We must not think, because Louis murdered his way to the peerage, that he was “naturally callous.” (On the contrary, on a hunting outing with one of his relations he declines to carry a gun, for “my principles will not allow me to take a direct part in blood sports.”) What motivates Louis’s campaign of attrition is not a violent disposition or even raw ambition, but revenge on the pride and callousness of the d’Ascoynes, who ostracized Louis’s mother after she made an unacceptable marriage to an Italian opera singer, condemning her to a life of poverty and finally rejecting her even in death by refusing her burial in the family crypt.
Which of the film’s various violent deaths leads to Louis’s imprisonment and condemnation, and what ultimately happens, are among the film’s inspired ironies. Along the way, Kind Hearts and Coronets brilliantly sustains its outrageous black humor by maintaining a constant ironic contrast between the outward gentility and sophistication of its aristocratic milieu and the moral decadence and ruthlessness beneath it all.

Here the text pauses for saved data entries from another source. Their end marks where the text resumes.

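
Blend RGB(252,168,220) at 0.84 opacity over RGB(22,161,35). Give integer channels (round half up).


C = α×F + (1-α)×B, with 1-α = 0.16
R: 0.84×252 + 0.16×22 = 211.68 + 3.52 = 215.20 → 215
G: 0.84×168 + 0.16×161 = 141.12 + 25.76 = 166.88 → 167
B: 0.84×220 + 0.16×35 = 184.80 + 5.60 = 190.40 → 190
= RGB(215, 167, 190)


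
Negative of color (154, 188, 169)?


Invert: (255-R, 255-G, 255-B)
R: 255-154 = 101
G: 255-188 = 67
B: 255-169 = 86
= RGB(101, 67, 86)


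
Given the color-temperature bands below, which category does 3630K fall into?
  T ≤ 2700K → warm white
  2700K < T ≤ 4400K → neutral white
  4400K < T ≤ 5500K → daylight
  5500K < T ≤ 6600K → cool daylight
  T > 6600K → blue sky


Temperature: 3630K
2700K < 3630K ≤ 4400K → neutral white
Classification: neutral white


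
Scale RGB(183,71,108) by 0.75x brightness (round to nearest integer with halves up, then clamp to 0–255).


Multiply each channel by 0.75, round half up, clamp to [0, 255]
R: 183×0.75 = 137.25 → round → 137
G: 71×0.75 = 53.25 → round → 53
B: 108×0.75 = 81
= RGB(137, 53, 81)


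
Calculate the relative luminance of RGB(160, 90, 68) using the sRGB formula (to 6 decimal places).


Linearize each channel (sRGB transfer function): c = v/255; c_lin = c/12.92 if c ≤ 0.04045, else ((c+0.055)/1.055)^2.4
  R: 160/255 ≈ 0.627451 > 0.04045 → ((0.627451+0.055)/1.055)^2.4 ≈ 0.351533
  G: 90/255 ≈ 0.352941 > 0.04045 → ((0.352941+0.055)/1.055)^2.4 ≈ 0.102242
  B: 68/255 ≈ 0.266667 > 0.04045 → ((0.266667+0.055)/1.055)^2.4 ≈ 0.057805
R_lin = 0.351533, G_lin = 0.102242, B_lin = 0.057805
L = 0.2126×R + 0.7152×G + 0.0722×B
L = 0.2126×0.351533 + 0.7152×0.102242 + 0.0722×0.057805
L ≈ 0.152033


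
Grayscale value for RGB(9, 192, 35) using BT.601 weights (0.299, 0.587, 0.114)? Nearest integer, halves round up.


Gray = 0.299×R + 0.587×G + 0.114×B
Gray = 0.299×9 + 0.587×192 + 0.114×35
Gray = 2.691 + 112.704 + 3.990
Gray = 119.385 → round half up → 119
Gray = 119


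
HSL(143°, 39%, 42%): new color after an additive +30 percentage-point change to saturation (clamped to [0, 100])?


Original S = 39%
Adjustment = +30 percentage points
New S = 39 + (30) = 69
Clamp to [0, 100] → 69
= HSL(143°, 69%, 42%)


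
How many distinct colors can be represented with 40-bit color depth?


Colors = 2^bits = 2^40
= 1,099,511,627,776 colors


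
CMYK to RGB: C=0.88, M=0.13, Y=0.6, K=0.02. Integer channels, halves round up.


R = 255 × (1-C) × (1-K) = 255 × 0.12 × 0.98 = 29.988 → 30
G = 255 × (1-M) × (1-K) = 255 × 0.87 × 0.98 = 217.413 → 217
B = 255 × (1-Y) × (1-K) = 255 × 0.40 × 0.98 = 99.96 → 100
= RGB(30, 217, 100)


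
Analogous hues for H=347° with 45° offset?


Base hue: 347°
Left analog: (347 - 45) mod 360 = 302°
Right analog: (347 + 45) mod 360 = 32°
Analogous hues = 302° and 32°


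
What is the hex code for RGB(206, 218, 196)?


R = 206 → CE (hex)
G = 218 → DA (hex)
B = 196 → C4 (hex)
Hex = #CEDAC4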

A cheerfully mean-spirited delight, Kind Hearts is as wryly understated and discreet as Louis’s decorous narration, delighting in the outrageousness of Louis’s atrocities and his deadpan commentary without becoming morbidly entangled in the murders themselves. Even the film’s title is understated irony, an allusion to the sentiment of a line from Tennyson cited in the film: “Kind hearts are more than coronets / And simple faith than Norman blood.”
No small part of the film’s success is due to the lightness of Alec Guinness’s famous tour de force series of cameos in the roles of all eight ranking d’Ascoyne family members, young and old, male and female. Guinness superbly nuances each mini-performance with just the right blend of distinctive character and common ridiculousness, never allowing us either to discount any of the roles or to feel any real empathy for them. Guinness’s recurring appearances are perhaps part of the film’s joke: Price keeps killing him, yet he comes back again and again.

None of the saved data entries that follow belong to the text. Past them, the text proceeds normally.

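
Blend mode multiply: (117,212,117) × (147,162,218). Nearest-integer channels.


Multiply: C = A×B/255, rounded to nearest integer
R: 117×147/255 = 17199/255 ≈ 67.447 → 67
G: 212×162/255 = 34344/255 ≈ 134.682 → 135
B: 117×218/255 = 25506/255 ≈ 100.024 → 100
= RGB(67, 135, 100)


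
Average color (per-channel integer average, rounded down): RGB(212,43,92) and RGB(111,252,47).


Midpoint: each channel = ⌊(C₁+C₂)/2⌋
R: ⌊(212+111)/2⌋ = 161
G: ⌊(43+252)/2⌋ = 147
B: ⌊(92+47)/2⌋ = 69
= RGB(161, 147, 69)


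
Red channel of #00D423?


Color: #00D423
R = 00 = 0
G = D4 = 212
B = 23 = 35
Red = 0


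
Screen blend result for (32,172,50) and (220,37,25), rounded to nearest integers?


Screen: C = 255 - (255-A)×(255-B)/255, rounded to nearest integer
R: 255 - (255-32)×(255-220)/255 = 255 - 7805/255 ≈ 255 - 30.608 = 224.392 → 224
G: 255 - (255-172)×(255-37)/255 = 255 - 18094/255 ≈ 255 - 70.957 = 184.043 → 184
B: 255 - (255-50)×(255-25)/255 = 255 - 47150/255 ≈ 255 - 184.902 = 70.098 → 70
= RGB(224, 184, 70)


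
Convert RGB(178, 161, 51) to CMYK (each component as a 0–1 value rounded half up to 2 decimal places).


R'=178/255≈0.6980, G'=161/255≈0.6314, B'=51/255≈0.2000
K = 1 - max(R',G',B') = 1 - 178/255 = 77/255 = 0.30196… → 0.30
(1-R'-K)/(1-K) simplifies to (max-R)/max with max = 178:
C = (178-178)/178 = 0/178 = 0 → 0.00
M = (178-161)/178 = 17/178 = 0.09550… → 0.10
Y = (178-51)/178 = 127/178 = 0.71348… → 0.71
= CMYK(0.00, 0.10, 0.71, 0.30)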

Guinness went on to appear in a number of other Ealing comedies, one of which, The Lavender Hill Mob, was named among the 45 films of the 1995 Vatican film list. In choosing The Lavender Hill Mob, the list perhaps means to honor the world of Ealing comedy as a whole, as well as to acknowledge the comedy genre itself (The Lavender Hill Mob is the only comedy on the list).
It is possible that the Pontifical Commission experts chose The Lavender Hill Mob over Kind Hearts and Coronets in part because its subject was only theft, not murder. One could certainly understand such concern, and in any case The Lavender Hill Mob is certainly a classic. Even so, Kind Hearts and Coronets is probably Ealing’s masterpiece.
Much of the comedy comes from reversal of stereotypes, with the mild-mannered, middle-class Holland aspiring to the role of criminal mastermind, and Holland’s elderly landlady (Edie Martin) knowledgeably conversing with bemused bobbies in street slang learned from dime-store crime fiction. And while the caper-gone-wrong comedy genre has been done to death in recent decades, The Lavender Hill Mob avoids most of what became the clichés of the genre.